Tuesday, September 04, 2007

Wednesday, September 5, 2007










Mixael presents

BravoBrava’s Personality of the Week has been described by the French newspaper, Le Figaro, as not merely a pianist of genius but undoubtedly one of the great artists of the twenty-first century. On unanimous public request, this great pianist and also composer of repute, and, as he has been called: an unsurpassed audience magnet and charmer, during his second tour of South Africa, played the second of three concerts with yet another triumphant performance last night at the Linder Auditorium in Johannesburg.

Last week, we spoke to him on the stage of the Baxter Theatre in Cape Town, just prior to his recital there.

Tonight we chat to him, and you , the listener, from BravoBrava’s Auckland Park studios in Johannesburg.

Turkish pianist and composer Fazil Say
Born in 1970 in Ankara, Turkey, Fazıl Say studied piano and composition at the Ankara State Conservatory. At the age of seventeen he was awarded a scholarship that enabled him to study at the Robert Schumann Institute in Düsseldorf. From 1992 to 1995 he continued his studies at the Berlin Conservatory. In 1994 he was the winner of the Young Concert Artists International Auditions, which gave a rapid start to his international career.

Fazıl Say is since a regular guest with the New York Philharmonic, the Israel Philharmonic, the St Petersburg Philharmonic, the BBC Philharmonic, the Orchestre National de France and other leading orchestras across the globe. He has appeared at all leading festivals and concert halls, including the Concertgebouw in Amsterdam, the Berlin Philharmonie, the Vienna Musikverein, Suntory Hall in Tokyo, Carnegie Hall and Avery Fisher Hall in New York.

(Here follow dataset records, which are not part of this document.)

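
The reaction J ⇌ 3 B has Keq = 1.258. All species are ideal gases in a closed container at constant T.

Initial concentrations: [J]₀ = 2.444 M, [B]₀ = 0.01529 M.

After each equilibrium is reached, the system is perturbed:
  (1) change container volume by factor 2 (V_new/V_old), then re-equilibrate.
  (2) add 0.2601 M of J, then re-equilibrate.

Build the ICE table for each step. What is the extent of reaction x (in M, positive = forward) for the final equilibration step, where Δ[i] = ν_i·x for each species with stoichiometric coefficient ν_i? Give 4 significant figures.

Q₀ = 1.4626e-06 vs Keq = 1.258 ⇒ Q<K, forward
Step 1:
                    J           B
  Initial       2.444     0.01529
  Change       -0.448       1.344
  Equil         1.996       1.359
  solve Keq expr → x = 0.448; check Q = 1.258
Then change container volume by factor 2 (V_new/V_old).
Step 2:
                    J           B
  Initial       0.998      0.6796
  Change      -0.1183      0.3548
  Equil        0.8798       1.034
  solve Keq expr → x = 0.1183; check Q = 1.258
Then add 0.2601 M of J.
Step 3:
                    J           B
  Initial        1.14       1.034
  Change     -0.02799     0.08397
  Equil         1.112       1.118
  solve Keq expr → x = 0.02799; check Q = 1.258

x = 0.02799 M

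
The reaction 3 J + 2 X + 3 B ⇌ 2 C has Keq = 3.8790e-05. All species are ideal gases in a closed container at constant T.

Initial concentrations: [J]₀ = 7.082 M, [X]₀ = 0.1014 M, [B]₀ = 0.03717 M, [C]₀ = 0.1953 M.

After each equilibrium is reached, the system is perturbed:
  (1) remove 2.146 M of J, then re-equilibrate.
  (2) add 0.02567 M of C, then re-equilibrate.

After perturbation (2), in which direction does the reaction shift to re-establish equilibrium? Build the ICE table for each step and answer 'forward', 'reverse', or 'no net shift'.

Direction: reverse

Q₀ = 203.4 vs Keq = 3.8790e-05 ⇒ Q>K, reverse
Step 1:
                    J           X           B           C
  init          7.082      0.1014     0.03717      0.1953
  Δ            0.2831      0.1888      0.2831     -0.1888
  eq            7.365      0.2902      0.3203    0.006548
  solve Keq expr → x = -0.09438; check Q = 3.8790e-05
Then remove 2.146 M of J.
Step 2:
                    J           X           B           C
  init          5.219      0.2902      0.3203    0.006548
  Δ            0.0038    0.002533      0.0038   -0.002533
  eq            5.223      0.2927      0.3241    0.004015
  solve Keq expr → x = -0.001267; check Q = 3.8790e-05
Then add 0.02567 M of C.
Step 3:
                    J           X           B           C
  init          5.223      0.2927      0.3241     0.02968
  Δ           0.03678     0.02452     0.03678    -0.02452
  eq             5.26      0.3172      0.3609    0.005166
  solve Keq expr → x = -0.01226; check Q = 3.8790e-05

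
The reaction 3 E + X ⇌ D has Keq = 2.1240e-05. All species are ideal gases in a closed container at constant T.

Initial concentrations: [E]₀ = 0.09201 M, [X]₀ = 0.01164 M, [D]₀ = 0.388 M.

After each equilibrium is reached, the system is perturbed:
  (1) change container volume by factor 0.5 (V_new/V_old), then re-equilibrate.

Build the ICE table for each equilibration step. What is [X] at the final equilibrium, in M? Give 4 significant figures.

[X]_eq = 0.799 M

Q₀ = 4.2793e+04 vs Keq = 2.1240e-05 ⇒ Q>K, reverse
Step 1:
                    E           X           D
  I           0.09201     0.01164       0.388
  C             1.164       0.388      -0.388
  E             1.256      0.3996  1.6816e-05
  solve Keq expr → x = -0.388; check Q = 2.1240e-05
Then change container volume by factor 0.5 (V_new/V_old).
Step 2:
                    E           X           D
  I             2.512      0.7992  3.3633e-05
  C       -7.0537e-04 -2.3512e-04  2.3512e-04
  E             2.511       0.799  2.6876e-04
  solve Keq expr → x = 2.3512e-04; check Q = 2.1240e-05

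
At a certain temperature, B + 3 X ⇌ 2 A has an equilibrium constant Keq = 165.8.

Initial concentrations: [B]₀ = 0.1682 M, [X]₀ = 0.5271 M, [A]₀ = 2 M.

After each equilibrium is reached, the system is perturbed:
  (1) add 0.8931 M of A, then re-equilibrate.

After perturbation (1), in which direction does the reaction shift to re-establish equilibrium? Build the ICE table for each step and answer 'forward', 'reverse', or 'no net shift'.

Direction: reverse

Q₀ = 162.4 vs Keq = 165.8 ⇒ Q<K, forward
Step 1:
                   B          X          A
  Initial     0.1682     0.5271          2
  Change  -8.2920e-04  -0.002488   0.001658
  Equil       0.1674     0.5246      2.002
  solve Keq expr → x = 8.2920e-04; check Q = 165.8
Then add 0.8931 M of A.
Step 2:
                   B          X          A
  Initial     0.1674     0.5246      2.895
  Change     0.03267    0.09802   -0.06534
  Equil          0.2     0.6226      2.829
  solve Keq expr → x = -0.03267; check Q = 165.8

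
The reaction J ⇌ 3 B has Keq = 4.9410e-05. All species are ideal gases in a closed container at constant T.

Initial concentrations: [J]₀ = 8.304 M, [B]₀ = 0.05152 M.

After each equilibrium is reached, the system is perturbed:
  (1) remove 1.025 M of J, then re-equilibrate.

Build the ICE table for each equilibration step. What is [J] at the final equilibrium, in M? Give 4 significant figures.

Q₀ = 1.6468e-05 vs Keq = 4.9410e-05 ⇒ Q<K, forward
Step 1:
                   J          B
  Initial      8.304    0.05152
  Change   -0.007588    0.02277
  Equil        8.296    0.07429
  solve Keq expr → x = 0.007588; check Q = 4.9410e-05
Then remove 1.025 M of J.
Step 2:
                   J          B
  Initial      7.271    0.07429
  Change    0.001064  -0.003191
  Equil        7.272    0.07109
  solve Keq expr → x = -0.001064; check Q = 4.9410e-05

[J]_eq = 7.272 M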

Say’s passion for jazz and improvisation led him to found a ‘Worldjazz’ quartet with the Turkish ney virtuoso Kudsi Ergüner. The quartet has performed to a triumphal reception in St. Denis, Paris, Montpellier, at the Montreux Jazz Festival, the Istanbul Jazz Festival and the Juan-les-Pins Festival. In 2005 he made a return visit to Montreux appearing a.o. with Bobby McFerrin.

Fazıl Say the composer wrote the work Black Hymns at the age of sixteen. In 1991 he premiered his Concerto for Piano and Violin with the Berlin Symphony Orchestra, and in 1996 his second piano concerto Silk Road was given its first performance in Boston. His oratorio Nazim, based on poems by the famous Turkish poet Nazim Hikmet and commissioned by the Turkish Ministry of Culture, was premiered in Ankara in 2001 in the presence of Turkey’s President. Say gave the world premiere of his Piano Concerto no. 3 in Paris with the Orchestre National de France in January 2002.

His oratorio Requiem for Metin Altiok was premiered in 2003 at the Istanbul Festival. He has composed highly virtuosic adaptations for piano and orchestra of such works as Mozart’s Rondo alla turca and Paganini Jazz. The city of Vienna commissioned a ballet for Mozart Year, which was given its first performance there in 2006. He also wrote a new solo piece for the 2006 Salzburg Festival, Inside Serail.

In 2003 he was appointed ‘Artist in Residence’ by Radio France, a position he also holds at the 2005 Bremen Festival as well as – over the next 5 years – at the Konzerthaus in Dortmund.

Fazıl Say’s first recording, a Mozart disc released in 1998, garnered rave reviews from the press. His discography includes Gershwin’s 'Rhapsody in Blue' and 'I Got Rhythm Variations' with the New York Philharmonic and Kurt Masur, a Bach recital, and Stravinsky’s own arrangement of Le Sacre du Printemps for four hands (in which Say plays both parts). He has received numerous international awards for this recording, including the 2001 Echo-Preis Klassik and the 2001 German Music Critics’ Best Recording of the Year Award. Another of his recordings couples Tchaikovsky’s Piano Concerto no.1 (with the St Petersburg Philharmonic under Yuri Temirkanov) and Franz Liszt’s Piano Sonata.

His first recording under a new contract with Naïve, exclusively devoted to his own works, attracted international attention. The second, acclaimed worldwide as a significant Mozart release, presents three of that composer’s concertos with the Zurich Chamber Orchestra under Howard Griffiths. In 2005 a new CD was released with sonatas by Ludwig van Beethoven, followed in 2007 by a CD with Haydn sonatas.

In the summer of 2005 the Franco-German television channel Arte shot a full-length portrait of Fazil Say which was broadcasted in early 2006. In 2005 a DVD production of his work for chorus and orchestra Nazim was filmed in Aspendos and released in Fall 2006.